When a nitro rc sits for a long period of time ,its not just the engine you have to clean an do maintenance on.
The tank an the internals could be plugged or rotted as well!
But if you got plenty of fuel going out of the pipe ,maybe too much ,then the needles could be open too much.

The HSN needle on that engine should not ecceed past 2 turns from closed ,I guessed at 1 1/2.
If the o-ring is still in tack ,you can try to put a little vasaline on them.
There is some little tricks out there that you can use.
Make sure that the fuel lines are good an in their proper places an none of them leak.

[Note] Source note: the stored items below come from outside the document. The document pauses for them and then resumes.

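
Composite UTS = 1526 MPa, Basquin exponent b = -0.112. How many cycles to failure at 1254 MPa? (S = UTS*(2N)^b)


N = 0.5 * (S/UTS)^(1/b) = 0.5 * (1254/1526)^(1/-0.112) = 2.8853 cycles

2.8853 cycles


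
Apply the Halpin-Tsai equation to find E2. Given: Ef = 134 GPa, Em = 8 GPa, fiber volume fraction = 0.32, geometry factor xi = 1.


eta = (Ef/Em - 1)/(Ef/Em + xi) = (16.75 - 1)/(16.75 + 1) = 0.8873
E2 = Em*(1+xi*eta*Vf)/(1-eta*Vf) = 14.34 GPa

14.34 GPa


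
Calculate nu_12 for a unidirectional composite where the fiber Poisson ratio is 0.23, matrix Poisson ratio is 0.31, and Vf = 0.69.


nu_12 = nu_f*Vf + nu_m*(1-Vf) = 0.23*0.69 + 0.31*0.31 = 0.2548

0.2548


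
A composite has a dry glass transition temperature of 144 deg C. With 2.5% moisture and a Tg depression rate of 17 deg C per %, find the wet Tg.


Tg_wet = Tg_dry - k*moisture = 144 - 17*2.5 = 101.5 deg C

101.5 deg C


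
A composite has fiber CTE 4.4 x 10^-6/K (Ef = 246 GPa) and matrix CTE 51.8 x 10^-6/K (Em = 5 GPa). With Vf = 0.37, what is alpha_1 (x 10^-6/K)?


E1 = Ef*Vf + Em*(1-Vf) = 94.17
alpha_1 = (alpha_f*Ef*Vf + alpha_m*Em*(1-Vf))/E1 = 5.99 x 10^-6/K

5.99 x 10^-6/K


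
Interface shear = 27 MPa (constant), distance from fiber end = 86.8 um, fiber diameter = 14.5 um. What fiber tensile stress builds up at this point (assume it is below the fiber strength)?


Force balance: sigma_f * (pi*d^2/4) = tau * (pi*d) * x  ->  sigma_f = 4 * tau * x / d
sigma_f = 4 * 27 * 86.8 / 14.5 = 646.5 MPa

646.5 MPa


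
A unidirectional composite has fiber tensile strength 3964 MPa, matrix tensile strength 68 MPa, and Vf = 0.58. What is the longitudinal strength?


sigma_1 = sigma_f*Vf + sigma_m*(1-Vf) = 3964*0.58 + 68*0.42 = 2327.7 MPa

2327.7 MPa


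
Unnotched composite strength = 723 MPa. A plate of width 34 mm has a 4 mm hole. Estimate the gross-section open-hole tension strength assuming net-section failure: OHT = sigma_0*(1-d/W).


OHT = sigma_0*(1-d/W) = 723*(1-4/34) = 637.9 MPa

637.9 MPa


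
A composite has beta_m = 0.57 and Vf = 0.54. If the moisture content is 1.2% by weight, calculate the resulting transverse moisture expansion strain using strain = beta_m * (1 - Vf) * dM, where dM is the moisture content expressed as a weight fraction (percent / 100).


dM = 1.2/100 = 0.012
strain = beta_m * (1-Vf) * dM = 0.57 * 0.46 * 0.012 = 0.0031464

0.0031464


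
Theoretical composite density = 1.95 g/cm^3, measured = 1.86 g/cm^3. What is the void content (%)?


Void% = (rho_theo - rho_actual)/rho_theo * 100 = (1.95 - 1.86)/1.95 * 100 = 4.62%

4.62%


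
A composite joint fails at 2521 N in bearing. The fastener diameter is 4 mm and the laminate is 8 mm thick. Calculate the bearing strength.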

Make sure that the fuel tank does not leak ,an holds the back pressure from the muffler.
 
Just so you are aware, there should be a fine mist of gray smoke (which is kind of unburned and exhaust all at once) from your exhaust. It sounds to me like you have WAY too much but a little is ok... A LITTLE!!!
If you are sure that you're missing that o-ring, you need to get it back in there. It will never run propper without it. The green slime helps to prevent tearing and sticking on the o-ring as it is installed as well as future adjustments. The green slime was designed for orings in shocks and it seems that it's the best stuff for them. Vaseline will work as a lube but it seems that for shocks and for these needles, the slime is the preferred method.
I don't know about direct shipping from duratrax.
 
Seems like the link to the tuning flow chart give a good read at the other guide too. Once you understand what's going on, you'll get your head round it in no time.